Personally, I can’t say I’ve heard much about COUGAR before, hence why I thought I’d share a quick little bio about them with you. They seem to have quite few different components to offer up, ranging from a variety of PSUs, to fans, and some different looking cases. One thing to note, though, orange definitely seems to be their color. From their website to their fans, COUGAR decks out everything in orange and black; they might as well be called Tiger for their color scheme. Anyhow, that’s enough of an intro to COUGAR; today, we’ll be taking a look at one of their most recent creations, the Evolution – an enthusiastic full tower chassis. Let’s dive right into this one and take a closer look – less talk, more pictures!

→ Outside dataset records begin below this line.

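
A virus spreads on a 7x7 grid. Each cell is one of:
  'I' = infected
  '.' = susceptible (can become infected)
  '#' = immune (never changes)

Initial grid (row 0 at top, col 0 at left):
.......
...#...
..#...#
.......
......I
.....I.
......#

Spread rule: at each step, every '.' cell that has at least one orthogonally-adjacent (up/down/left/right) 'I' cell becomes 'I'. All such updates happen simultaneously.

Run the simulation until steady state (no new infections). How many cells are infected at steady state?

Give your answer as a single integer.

Step 0 (initial): 2 infected
Step 1: +5 new -> 7 infected
Step 2: +4 new -> 11 infected
Step 3: +5 new -> 16 infected
Step 4: +6 new -> 22 infected
Step 5: +8 new -> 30 infected
Step 6: +5 new -> 35 infected
Step 7: +3 new -> 38 infected
Step 8: +3 new -> 41 infected
Step 9: +3 new -> 44 infected
Step 10: +1 new -> 45 infected
Step 11: +0 new -> 45 infected

Answer: 45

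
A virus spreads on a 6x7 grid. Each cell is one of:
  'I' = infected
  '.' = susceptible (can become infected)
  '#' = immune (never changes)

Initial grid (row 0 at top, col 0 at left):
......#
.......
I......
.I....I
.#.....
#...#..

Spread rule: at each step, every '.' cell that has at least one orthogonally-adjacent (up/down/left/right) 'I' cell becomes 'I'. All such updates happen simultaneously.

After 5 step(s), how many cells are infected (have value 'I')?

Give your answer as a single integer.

Answer: 38

Derivation:
Step 0 (initial): 3 infected
Step 1: +7 new -> 10 infected
Step 2: +11 new -> 21 infected
Step 3: +9 new -> 30 infected
Step 4: +6 new -> 36 infected
Step 5: +2 new -> 38 infected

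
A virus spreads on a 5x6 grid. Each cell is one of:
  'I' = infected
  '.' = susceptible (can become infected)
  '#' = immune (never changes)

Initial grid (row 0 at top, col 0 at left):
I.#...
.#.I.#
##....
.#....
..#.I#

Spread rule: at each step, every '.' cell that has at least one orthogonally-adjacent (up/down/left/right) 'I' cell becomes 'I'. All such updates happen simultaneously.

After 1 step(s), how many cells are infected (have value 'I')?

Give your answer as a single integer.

Answer: 11

Derivation:
Step 0 (initial): 3 infected
Step 1: +8 new -> 11 infected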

Okay, so I’m not starting out with the most exciting pictures, and I know many of you will skip right on to the next page without even having read this line, but the box often says a lot about the product. Sometimes, companies clearly spend too much on the box and not on the product; other times, there is a simple box and an excellent product. Sometimes, there’s no correlation at all. Nonetheless, you’re getting the box pictures whether you want them or not.
This box is one of my favorite types; simple, plain, and just brown cardboard with black print. It has nice hand holes to pick up and carry into the house – something a lot of case boxes still don’t have for whatever reason. The front of the box has an inverse drawing of the case itself, along with a large COUGAR logo and “Evolution” written out twice. A nice UPS packing slip covers up the box a little, but having to destroy the box when removing it, you’ll need to use your imagination to “see” the black color beneath.
The back of the box presents a little information about the features of the chassis. There are nice HDD trays compatible with 3.5” and 2.5” drives, support for long (12”) video cards, and an integrated fan speed controller. We also see here – for the first time – the reference to the case as a “midi” tower, which makes it sound smaller than it ought to be. Regardless of this name, it is still officially classified as a full tower chassis. The left and right sides of the box are about identical; you’ll find here another large shipping label on one side and a color denotation panel on the other. The case only comes in black, so I’m not so sure it’s 100% necessary to have the color panel, but perhaps they will plan to market an orange version in the future. Either way, that’s the box; don’t feel so overwhelmed.
Cutting open the top of the box, you will find your usual foam caps and cloth chassis-protecting bag inside; not really too much to say about that. I do find this to be the most exciting part of getting any new hardware though; opening it up. Pulling it out of the box and setting the case down, I find the case enclosed in a great packing job and in one piece; just as it should.